Luis Fernandez de Cordoba is a Panamanian-born luthier based in Washington, D.C. who started building guitars in 2000. Although he began constructing and repairing acoustic guitars of all styles, in 2009 he began to dedicate himself exclusively to classical and flamenco guitars.
Inspired by the traditional Spanish method of construction, Luis has spent a great deal of time studying the great masters of the past like Antonio de Torres, Santos Hernandez, Hermann Hauser I, and Robert Bouchet. He has also apprenticed in both the U.S. and Granada, Spain.
Although thoroughly traditional, his instruments have taken on a slightly eclectic style as a result of experiences in various workshops across the United States, Spain, Mexico, and Argentina.
Perhaps the most notable feature of this instrument is his use of the partial wooden tornavoz fitted inside the soundhole, which helps focus the sound in its outward projection and gives the guitar added power. It also turns the sound back into the box, causing the back to resonate more against the player’s body and enhancing the bond between instrument and player and creating a rich and lush sound.
In Fernandez’s own words:
“I got started in luthery while in my late teens. Interested in the alternative way of life of the artisan, I sought to find viable means to make my livelihood as such. Since I was playing bass, it seemed natural to experiment on my own instrument, and I discovered I had the knack for this sort of work. I began building my collection of tools, some of which I still have. All this time I always had in mind my ultimate goal: to become a luthier. Time has gone by. I completed a certified guitar-making course, followed by an apprenticeship, repair work and construction of classical, steel string and bass guitars. I’ve spent time with dozens of luthiers of all types, in the United States, Spain, Mexico, Argentina and my native country, Panamá. I continue to read all the books on guitars and luthery that I can get my hands on and I am a member of the Guild of American Luthiers.

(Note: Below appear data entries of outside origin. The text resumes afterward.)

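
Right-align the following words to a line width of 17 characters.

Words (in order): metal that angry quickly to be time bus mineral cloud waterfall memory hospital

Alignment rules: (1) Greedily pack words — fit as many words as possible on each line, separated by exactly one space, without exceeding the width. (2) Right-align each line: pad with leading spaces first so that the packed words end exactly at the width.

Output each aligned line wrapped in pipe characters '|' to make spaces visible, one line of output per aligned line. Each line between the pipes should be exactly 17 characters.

Line 1: ['metal', 'that', 'angry'] (min_width=16, slack=1)
Line 2: ['quickly', 'to', 'be'] (min_width=13, slack=4)
Line 3: ['time', 'bus', 'mineral'] (min_width=16, slack=1)
Line 4: ['cloud', 'waterfall'] (min_width=15, slack=2)
Line 5: ['memory', 'hospital'] (min_width=15, slack=2)

Answer: | metal that angry|
|    quickly to be|
| time bus mineral|
|  cloud waterfall|
|  memory hospital|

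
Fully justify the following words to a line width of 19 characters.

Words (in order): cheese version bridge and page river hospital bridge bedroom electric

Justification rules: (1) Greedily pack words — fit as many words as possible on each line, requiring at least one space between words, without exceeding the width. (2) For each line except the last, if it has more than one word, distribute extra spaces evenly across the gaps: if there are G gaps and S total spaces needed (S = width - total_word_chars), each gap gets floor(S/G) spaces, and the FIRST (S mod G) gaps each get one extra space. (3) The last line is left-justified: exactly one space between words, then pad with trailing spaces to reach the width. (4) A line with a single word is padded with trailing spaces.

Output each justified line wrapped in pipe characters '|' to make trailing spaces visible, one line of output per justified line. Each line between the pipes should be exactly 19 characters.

Line 1: ['cheese', 'version'] (min_width=14, slack=5)
Line 2: ['bridge', 'and', 'page'] (min_width=15, slack=4)
Line 3: ['river', 'hospital'] (min_width=14, slack=5)
Line 4: ['bridge', 'bedroom'] (min_width=14, slack=5)
Line 5: ['electric'] (min_width=8, slack=11)

Answer: |cheese      version|
|bridge   and   page|
|river      hospital|
|bridge      bedroom|
|electric           |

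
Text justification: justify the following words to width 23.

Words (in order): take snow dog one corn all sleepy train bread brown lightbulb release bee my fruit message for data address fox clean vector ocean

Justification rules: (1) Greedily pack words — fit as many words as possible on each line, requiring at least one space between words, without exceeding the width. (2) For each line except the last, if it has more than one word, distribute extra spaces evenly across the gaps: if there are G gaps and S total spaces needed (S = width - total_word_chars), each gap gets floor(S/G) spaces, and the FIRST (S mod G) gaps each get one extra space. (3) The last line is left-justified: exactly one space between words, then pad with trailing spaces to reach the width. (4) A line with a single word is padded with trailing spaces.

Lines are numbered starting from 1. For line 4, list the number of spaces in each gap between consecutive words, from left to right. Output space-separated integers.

Answer: 2 2 2

Derivation:
Line 1: ['take', 'snow', 'dog', 'one', 'corn'] (min_width=22, slack=1)
Line 2: ['all', 'sleepy', 'train', 'bread'] (min_width=22, slack=1)
Line 3: ['brown', 'lightbulb', 'release'] (min_width=23, slack=0)
Line 4: ['bee', 'my', 'fruit', 'message'] (min_width=20, slack=3)
Line 5: ['for', 'data', 'address', 'fox'] (min_width=20, slack=3)
Line 6: ['clean', 'vector', 'ocean'] (min_width=18, slack=5)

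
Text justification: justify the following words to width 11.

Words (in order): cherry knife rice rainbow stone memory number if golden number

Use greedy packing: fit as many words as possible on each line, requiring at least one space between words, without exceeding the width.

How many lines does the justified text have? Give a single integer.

Line 1: ['cherry'] (min_width=6, slack=5)
Line 2: ['knife', 'rice'] (min_width=10, slack=1)
Line 3: ['rainbow'] (min_width=7, slack=4)
Line 4: ['stone'] (min_width=5, slack=6)
Line 5: ['memory'] (min_width=6, slack=5)
Line 6: ['number', 'if'] (min_width=9, slack=2)
Line 7: ['golden'] (min_width=6, slack=5)
Line 8: ['number'] (min_width=6, slack=5)
Total lines: 8

Answer: 8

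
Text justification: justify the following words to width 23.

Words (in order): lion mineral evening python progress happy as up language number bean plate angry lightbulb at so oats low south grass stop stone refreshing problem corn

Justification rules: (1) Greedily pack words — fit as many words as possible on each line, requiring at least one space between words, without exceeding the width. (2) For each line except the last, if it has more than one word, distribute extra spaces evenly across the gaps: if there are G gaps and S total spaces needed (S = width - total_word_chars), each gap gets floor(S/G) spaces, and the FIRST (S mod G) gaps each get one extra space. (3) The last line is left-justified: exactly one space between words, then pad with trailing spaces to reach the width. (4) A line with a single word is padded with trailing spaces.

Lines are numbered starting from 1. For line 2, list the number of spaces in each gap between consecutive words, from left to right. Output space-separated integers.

Answer: 2 2

Derivation:
Line 1: ['lion', 'mineral', 'evening'] (min_width=20, slack=3)
Line 2: ['python', 'progress', 'happy'] (min_width=21, slack=2)
Line 3: ['as', 'up', 'language', 'number'] (min_width=21, slack=2)
Line 4: ['bean', 'plate', 'angry'] (min_width=16, slack=7)
Line 5: ['lightbulb', 'at', 'so', 'oats'] (min_width=20, slack=3)
Line 6: ['low', 'south', 'grass', 'stop'] (min_width=20, slack=3)
Line 7: ['stone', 'refreshing'] (min_width=16, slack=7)
Line 8: ['problem', 'corn'] (min_width=12, slack=11)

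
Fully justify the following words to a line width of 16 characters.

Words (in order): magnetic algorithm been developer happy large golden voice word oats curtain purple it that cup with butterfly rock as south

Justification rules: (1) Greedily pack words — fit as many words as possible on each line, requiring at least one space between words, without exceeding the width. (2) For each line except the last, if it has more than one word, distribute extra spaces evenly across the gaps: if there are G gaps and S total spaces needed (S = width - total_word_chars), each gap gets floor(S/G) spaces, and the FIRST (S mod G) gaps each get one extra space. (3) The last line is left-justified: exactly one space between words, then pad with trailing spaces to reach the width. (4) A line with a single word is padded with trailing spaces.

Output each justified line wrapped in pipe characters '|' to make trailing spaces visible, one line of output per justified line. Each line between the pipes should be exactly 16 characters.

Answer: |magnetic        |
|algorithm   been|
|developer  happy|
|large     golden|
|voice  word oats|
|curtain   purple|
|it that cup with|
|butterfly   rock|
|as south        |

Derivation:
Line 1: ['magnetic'] (min_width=8, slack=8)
Line 2: ['algorithm', 'been'] (min_width=14, slack=2)
Line 3: ['developer', 'happy'] (min_width=15, slack=1)
Line 4: ['large', 'golden'] (min_width=12, slack=4)
Line 5: ['voice', 'word', 'oats'] (min_width=15, slack=1)
Line 6: ['curtain', 'purple'] (min_width=14, slack=2)
Line 7: ['it', 'that', 'cup', 'with'] (min_width=16, slack=0)
Line 8: ['butterfly', 'rock'] (min_width=14, slack=2)
Line 9: ['as', 'south'] (min_width=8, slack=8)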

All of this cannot replace the fact that one learns to do anything by simply doing it: by experimenting and using one’s heart, intellect and creativity to always make the best that one is capable of, and by doing good work that one can be proud of. This is the essence of what it is to be a true artisan and is what I love the most about my work. I seek to combine the beauty of art with all the technique of engineering in my work, drawing from both my knowledge base and my intuition.”
We are very pleased to be working with this fine young maker.